In fact, the Michelinisation of British restaurants is good news only for obsessive food fanatics, for those so socially insecure that they need to impress, and for people on large expense accounts. For all their stars and rave reviews, the restaurants for which one has to book several weeks in advance offer their customers a pleasure that has little to do with the meals themselves - the chance to be seen at the right place, to consume conspicuously.

Enjoying good food is a social as well as a sensual pleasure, and it would be good to think that one of the side-effects of the new interest in cooking is that more families now eat together, away from TV and computer, rather than hurriedly and on the hoof. Going out occasionally to a local restaurant, where the food is not a big deal but then nor is the price, is part of that process.

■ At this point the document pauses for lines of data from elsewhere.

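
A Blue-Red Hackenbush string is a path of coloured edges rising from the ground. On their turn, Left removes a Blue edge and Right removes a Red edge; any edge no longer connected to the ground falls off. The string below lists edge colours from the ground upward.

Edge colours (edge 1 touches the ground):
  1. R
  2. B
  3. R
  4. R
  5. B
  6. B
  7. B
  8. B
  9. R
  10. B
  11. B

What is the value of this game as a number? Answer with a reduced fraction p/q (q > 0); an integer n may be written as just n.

-777/1024

Prefix values for R B R R B B B B R B B via {L|R} + simplicity:
value_1 [R]  L=[]  R=[0]  — -1
value_2 [RB]  L=[-1]  R=[0]  — -1/2
value_3 [RBR]  L=[-1]  R=[-1/2,0]  — -3/4
value_4 [RBRR]  L=[-1]  R=[-3/4,-1/2,0]  — -7/8
value_5 [RBRRB]  L=[-1,-7/8]  R=[-3/4,-1/2,0]  — -13/16
value_6 [RBRRBB]  L=[-1,-7/8,-13/16]  R=[-3/4,-1/2,0]  — -25/32
value_7 [RBRRBBB]  L=[-1,-7/8,-13/16,-25/32]  R=[-3/4,-1/2,0]  — -49/64
value_8 [RBRRBBBB]  L=[-1,-7/8,-13/16,-25/32,-49/64]  R=[-3/4,-1/2,0]  — -97/128
value_9 [RBRRBBBBR]  L=[-1,-7/8,-13/16,-25/32,-49/64]  R=[-97/128,-3/4,-1/2,0]  — -195/256
value_10 [RBRRBBBBRB]  L=[-1,-7/8,-13/16,-25/32,-49/64,-195/256]  R=[-97/128,-3/4,-1/2,0]  — -389/512
value_11 [RBRRBBBBRBB]  L=[-1,-7/8,-13/16,-25/32,-49/64,-195/256,-389/512]  R=[-97/128,-3/4,-1/2,0]  — -777/1024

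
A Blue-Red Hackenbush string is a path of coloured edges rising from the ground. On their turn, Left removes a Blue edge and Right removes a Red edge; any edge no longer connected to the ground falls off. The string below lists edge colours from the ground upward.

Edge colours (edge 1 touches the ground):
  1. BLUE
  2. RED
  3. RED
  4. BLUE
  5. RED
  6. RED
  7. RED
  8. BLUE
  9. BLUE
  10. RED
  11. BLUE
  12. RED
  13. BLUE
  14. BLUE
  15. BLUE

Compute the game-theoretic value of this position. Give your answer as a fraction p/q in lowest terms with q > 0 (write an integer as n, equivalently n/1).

step 1: add BLUE to get B; options L={ 0 } R={ none } — 1
step 2: add RED to get BR; options L={ 0 } R={ 1 } — 1/2
step 3: add RED to get BRR; options L={ 0 } R={ 1/2, 1 } — 1/4
step 4: add BLUE to get BRRB; options L={ 0, 1/4 } R={ 1/2, 1 } — 3/8
step 5: add RED to get BRRBR; options L={ 0, 1/4 } R={ 3/8, 1/2, 1 } — 5/16
step 6: add RED to get BRRBRR; options L={ 0, 1/4 } R={ 5/16, 3/8, 1/2, 1 } — 9/32
step 7: add RED to get BRRBRRR; options L={ 0, 1/4 } R={ 9/32, 5/16, 3/8, 1/2, 1 } — 17/64
step 8: add BLUE to get BRRBRRRB; options L={ 0, 1/4, 17/64 } R={ 9/32, 5/16, 3/8, 1/2, 1 } — 35/128
step 9: add BLUE to get BRRBRRRBB; options L={ 0, 1/4, 17/64, 35/128 } R={ 9/32, 5/16, 3/8, 1/2, 1 } — 71/256
step 10: add RED to get BRRBRRRBBR; options L={ 0, 1/4, 17/64, 35/128 } R={ 71/256, 9/32, 5/16, 3/8, 1/2, 1 } — 141/512
step 11: add BLUE to get BRRBRRRBBRB; options L={ 0, 1/4, 17/64, 35/128, 141/512 } R={ 71/256, 9/32, 5/16, 3/8, 1/2, 1 } — 283/1024
step 12: add RED to get BRRBRRRBBRBR; options L={ 0, 1/4, 17/64, 35/128, 141/512 } R={ 283/1024, 71/256, 9/32, 5/16, 3/8, 1/2, 1 } — 565/2048
step 13: add BLUE to get BRRBRRRBBRBRB; options L={ 0, 1/4, 17/64, 35/128, 141/512, 565/2048 } R={ 283/1024, 71/256, 9/32, 5/16, 3/8, 1/2, 1 } — 1131/4096
step 14: add BLUE to get BRRBRRRBBRBRBB; options L={ 0, 1/4, 17/64, 35/128, 141/512, 565/2048, 1131/4096 } R={ 283/1024, 71/256, 9/32, 5/16, 3/8, 1/2, 1 } — 2263/8192
step 15: add BLUE to get BRRBRRRBBRBRBBB; options L={ 0, 1/4, 17/64, 35/128, 141/512, 565/2048, 1131/4096, 2263/8192 } R={ 283/1024, 71/256, 9/32, 5/16, 3/8, 1/2, 1 } — 4527/16384

4527/16384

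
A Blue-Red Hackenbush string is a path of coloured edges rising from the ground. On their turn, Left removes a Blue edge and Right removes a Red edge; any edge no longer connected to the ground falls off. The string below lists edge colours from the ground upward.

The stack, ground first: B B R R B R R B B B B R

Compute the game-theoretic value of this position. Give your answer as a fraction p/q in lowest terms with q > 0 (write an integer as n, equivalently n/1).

step 1: add B to get B; options L={ 0 } R={ ∅ } = 1
step 2: add B to get BB; options L={ 0,1 } R={ ∅ } = 2
step 3: add R to get BBR; options L={ 0,1 } R={ 2 } = 3/2
step 4: add R to get BBRR; options L={ 0,1 } R={ 3/2,2 } = 5/4
step 5: add B to get BBRRB; options L={ 0,1,5/4 } R={ 3/2,2 } = 11/8
step 6: add R to get BBRRBR; options L={ 0,1,5/4 } R={ 11/8,3/2,2 } = 21/16
step 7: add R to get BBRRBRR; options L={ 0,1,5/4 } R={ 21/16,11/8,3/2,2 } = 41/32
step 8: add B to get BBRRBRRB; options L={ 0,1,5/4,41/32 } R={ 21/16,11/8,3/2,2 } = 83/64
step 9: add B to get BBRRBRRBB; options L={ 0,1,5/4,41/32,83/64 } R={ 21/16,11/8,3/2,2 } = 167/128
step 10: add B to get BBRRBRRBBB; options L={ 0,1,5/4,41/32,83/64,167/128 } R={ 21/16,11/8,3/2,2 } = 335/256
step 11: add B to get BBRRBRRBBBB; options L={ 0,1,5/4,41/32,83/64,167/128,335/256 } R={ 21/16,11/8,3/2,2 } = 671/512
step 12: add R to get BBRRBRRBBBBR; options L={ 0,1,5/4,41/32,83/64,167/128,335/256 } R={ 671/512,21/16,11/8,3/2,2 } = 1341/1024

1341/1024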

But food that has been fussed and agonised over, primped and promoted and awarded stars, is a sort of obscenity in a world in which there are so many higher priorities than filling one's face at vast expense.

In the interest of full disclosure, I should probably admit that, when it comes to the unbearable snobbery of the food business, I bear personal scars. Briefly and ingloriously, I was once the restaurant critic for a Sunday newspaper. What seemed at first like a dream job, to be paid to go out with a friend once a week at someone else's expense in return for my considered thoughts on what we had eaten, quickly palled.

The restaurateurs were absurdly full of themselves, and hilariously competitive. On one occasion, I made the mistake of making notes too obviously at a London establishment and was ejected on the suspicion that I was spying for a rival. As time went by, I found it increasingly difficult to pronounce upon the food, or to take pleasure week after week in revealing that, after much deliberation, my guest had plumped for the bollito misto which she had found a touch bland. Expected to be skittish or contentious, I took to including rather superfluous riffs about poverty, unemployment or declining standards of literacy.

The problem quite often was that the more sophisticated the meals that I was offered, the more they seemed to me fussy and self-conscious, their look and taste produced for effect. Eating out was often like reading one of those novels that one senses has been written for critics and academics rather than readers; the point of the whole exercise - to give pleasure - had been forgotten along the way.

Playing the guidebook listings game merely encourages those in the restaurant business to become more pretentious and pleased with themselves than they are already. The price is not only paid by their well-heeled patrons. Indirectly, they make it more difficult for the rest of us to find a friendly, cheerful restaurant without those tiresome Michelin trimmings - star-ratings, snobbery and hype.